Chinese space satellites

Tiandu satellites are a pair of Chinese Lunar Exploration Program's lunar navigation and communications test satellites based on Queqiao-2 relay satellite technology.

== Design and development ==
Tiandu satellites will perform navigation and communications technology verification experiments while flying in formation in lunar orbit. Satellite-to-ground laser ranging as well as intersatellite microwave ranging techniques will also be tested.

The Tiandu satellites' mission is to inform the design of China's proposed Queqiao lunar navigation and communication array.
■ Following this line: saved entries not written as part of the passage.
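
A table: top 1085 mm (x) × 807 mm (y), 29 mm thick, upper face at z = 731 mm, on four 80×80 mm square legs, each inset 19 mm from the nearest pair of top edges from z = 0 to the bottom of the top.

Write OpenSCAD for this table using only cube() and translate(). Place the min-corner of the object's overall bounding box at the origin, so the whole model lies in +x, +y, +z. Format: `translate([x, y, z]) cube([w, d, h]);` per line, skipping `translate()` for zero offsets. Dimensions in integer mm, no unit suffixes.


// leg_h = 731 - 29 = 702
translate([0, 0, 702]) cube([1085, 807, 29]);
translate([19, 19, 0]) cube([80, 80, 702]);
translate([986, 19, 0]) cube([80, 80, 702]);
translate([19, 708, 0]) cube([80, 80, 702]);
translate([986, 708, 0]) cube([80, 80, 702]);


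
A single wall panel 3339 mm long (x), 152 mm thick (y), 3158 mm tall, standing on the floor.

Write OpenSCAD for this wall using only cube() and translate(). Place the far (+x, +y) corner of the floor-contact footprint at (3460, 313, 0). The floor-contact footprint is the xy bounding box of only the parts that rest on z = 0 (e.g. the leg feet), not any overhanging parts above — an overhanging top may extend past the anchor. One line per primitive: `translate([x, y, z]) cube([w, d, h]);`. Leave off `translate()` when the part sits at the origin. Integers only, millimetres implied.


translate([121, 161, 0]) cube([3339, 152, 3158]);


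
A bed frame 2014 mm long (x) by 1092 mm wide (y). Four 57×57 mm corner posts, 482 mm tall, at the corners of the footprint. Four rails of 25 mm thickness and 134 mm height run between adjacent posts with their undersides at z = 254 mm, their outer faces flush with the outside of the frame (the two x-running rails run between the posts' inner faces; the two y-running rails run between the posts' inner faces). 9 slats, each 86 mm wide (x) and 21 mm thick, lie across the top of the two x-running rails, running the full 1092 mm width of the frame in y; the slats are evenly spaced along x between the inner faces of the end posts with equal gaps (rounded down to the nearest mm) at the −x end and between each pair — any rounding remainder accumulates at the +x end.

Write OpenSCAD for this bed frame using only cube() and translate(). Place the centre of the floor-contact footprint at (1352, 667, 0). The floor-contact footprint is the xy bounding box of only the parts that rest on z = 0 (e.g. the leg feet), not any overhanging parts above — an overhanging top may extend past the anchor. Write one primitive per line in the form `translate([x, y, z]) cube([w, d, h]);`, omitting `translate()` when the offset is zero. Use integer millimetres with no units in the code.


// slat z = rail_z + rail_h = 254 + 134 = 388
// slat gap = ⌊(1900 − 9·86) / 10⌋ = 112
translate([345, 121, 0]) cube([57, 57, 482]);
translate([345, 1156, 0]) cube([57, 57, 482]);
translate([2302, 121, 0]) cube([57, 57, 482]);
translate([2302, 1156, 0]) cube([57, 57, 482]);
translate([402, 121, 254]) cube([1900, 25, 134]);
translate([402, 1188, 254]) cube([1900, 25, 134]);
translate([345, 178, 254]) cube([25, 978, 134]);
translate([2334, 178, 254]) cube([25, 978, 134]);
translate([514, 121, 388]) cube([86, 1092, 21]);
translate([712, 121, 388]) cube([86, 1092, 21]);
translate([910, 121, 388]) cube([86, 1092, 21]);
translate([1108, 121, 388]) cube([86, 1092, 21]);
translate([1306, 121, 388]) cube([86, 1092, 21]);
translate([1504, 121, 388]) cube([86, 1092, 21]);
translate([1702, 121, 388]) cube([86, 1092, 21]);
translate([1900, 121, 388]) cube([86, 1092, 21]);
translate([2098, 121, 388]) cube([86, 1092, 21]);


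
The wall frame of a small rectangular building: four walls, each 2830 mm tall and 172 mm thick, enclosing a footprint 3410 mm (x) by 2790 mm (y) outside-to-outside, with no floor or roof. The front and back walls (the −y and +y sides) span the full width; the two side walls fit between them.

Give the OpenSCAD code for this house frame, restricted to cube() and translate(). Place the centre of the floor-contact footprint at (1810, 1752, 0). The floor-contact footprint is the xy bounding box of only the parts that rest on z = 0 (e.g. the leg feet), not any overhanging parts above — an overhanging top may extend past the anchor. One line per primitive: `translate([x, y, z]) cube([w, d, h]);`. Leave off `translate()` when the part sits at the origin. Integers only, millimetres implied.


translate([105, 357, 0]) cube([3410, 172, 2830]);
translate([105, 2975, 0]) cube([3410, 172, 2830]);
translate([105, 529, 0]) cube([172, 2446, 2830]);
translate([3343, 529, 0]) cube([172, 2446, 2830]);


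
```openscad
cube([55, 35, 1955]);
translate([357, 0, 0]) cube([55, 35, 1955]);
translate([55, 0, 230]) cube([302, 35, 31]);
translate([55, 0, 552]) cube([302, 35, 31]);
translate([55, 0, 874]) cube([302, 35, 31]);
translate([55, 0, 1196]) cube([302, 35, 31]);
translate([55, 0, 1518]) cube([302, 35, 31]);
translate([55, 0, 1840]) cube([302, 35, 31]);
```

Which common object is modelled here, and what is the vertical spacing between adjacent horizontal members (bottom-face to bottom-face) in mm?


A ladder. The rung spacing is 322 mm.

Two tall 55×35 posts with 6 short bars between them — a ladder. Adjacent rungs sit at z = 230 and z = 552, so the spacing is 552 − 230 = 322 mm.


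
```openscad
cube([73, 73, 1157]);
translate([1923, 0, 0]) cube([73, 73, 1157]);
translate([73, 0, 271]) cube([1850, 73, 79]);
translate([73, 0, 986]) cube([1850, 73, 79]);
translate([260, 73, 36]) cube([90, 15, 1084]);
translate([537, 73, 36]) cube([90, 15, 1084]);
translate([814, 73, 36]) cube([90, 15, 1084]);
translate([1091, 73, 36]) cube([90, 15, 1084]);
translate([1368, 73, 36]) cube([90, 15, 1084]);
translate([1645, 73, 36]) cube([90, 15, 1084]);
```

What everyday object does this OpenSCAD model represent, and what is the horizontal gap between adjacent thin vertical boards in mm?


A fence section. The picket gap is 187 mm.

Two posts, two rails, 6 pickets — a fence section. Span 1850 mm holds 6 pickets of 90 mm with 7 equal gaps: ⌊(1850 − 6·90) / 7⌋ = 187 mm.


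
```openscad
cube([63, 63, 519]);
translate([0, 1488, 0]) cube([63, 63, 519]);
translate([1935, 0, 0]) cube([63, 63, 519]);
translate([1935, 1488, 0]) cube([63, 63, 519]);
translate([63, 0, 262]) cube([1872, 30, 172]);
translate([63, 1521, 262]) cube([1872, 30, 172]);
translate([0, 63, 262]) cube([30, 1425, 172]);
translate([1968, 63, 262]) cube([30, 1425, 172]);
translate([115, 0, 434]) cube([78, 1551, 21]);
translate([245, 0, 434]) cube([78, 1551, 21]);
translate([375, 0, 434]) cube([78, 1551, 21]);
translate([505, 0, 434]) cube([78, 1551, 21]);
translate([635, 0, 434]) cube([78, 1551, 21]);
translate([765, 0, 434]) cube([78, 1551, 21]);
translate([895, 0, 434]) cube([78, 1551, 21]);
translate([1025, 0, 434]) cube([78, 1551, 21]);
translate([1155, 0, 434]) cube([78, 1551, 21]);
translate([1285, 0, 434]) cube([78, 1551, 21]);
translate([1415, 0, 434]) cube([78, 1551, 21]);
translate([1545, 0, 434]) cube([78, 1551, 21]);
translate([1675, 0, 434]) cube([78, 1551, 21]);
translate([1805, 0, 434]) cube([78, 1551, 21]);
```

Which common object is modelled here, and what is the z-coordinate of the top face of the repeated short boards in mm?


A bed frame. The slat-top height is 455 mm.

Four posts, four rails, and a row of slats — a bed frame. Slats sit on the rails at z = 262 + 172 = 434; with slat thickness 21, the top is 455 mm.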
Supporting services for lunar surface operations would be provided by such system. Line-of-sight communications limits affect uncrewed and crewed operations on the Moon, especially at the lunar south pole, an area of great interest, or the lunar far side.

The 61 kg Tiandu-1 carries a K_{a} dual-band integrated communication payload, a laser retroreflector, a space router and other payloads. The 15 kg Tiandu-2 carries a communication payload and navigation devices.

== Mission ==
The mission was launched together as a single probe with Queqiao 2 in 2024 on a Long March 8 rocket.

After launch, the two satellites (while being attached to each other) underwent lunar orbit insertion on 24 March 2024 at 17:43 UTC and entered a large elliptical orbit around the Moon. In that large elliptical orbit around the Moon, they separated on 3 April 2024 and later satellite-to-ground laser ranging are inter-satellite microwave ranging are to be carried out by these satellites via high-precision lunar orbit determination technology.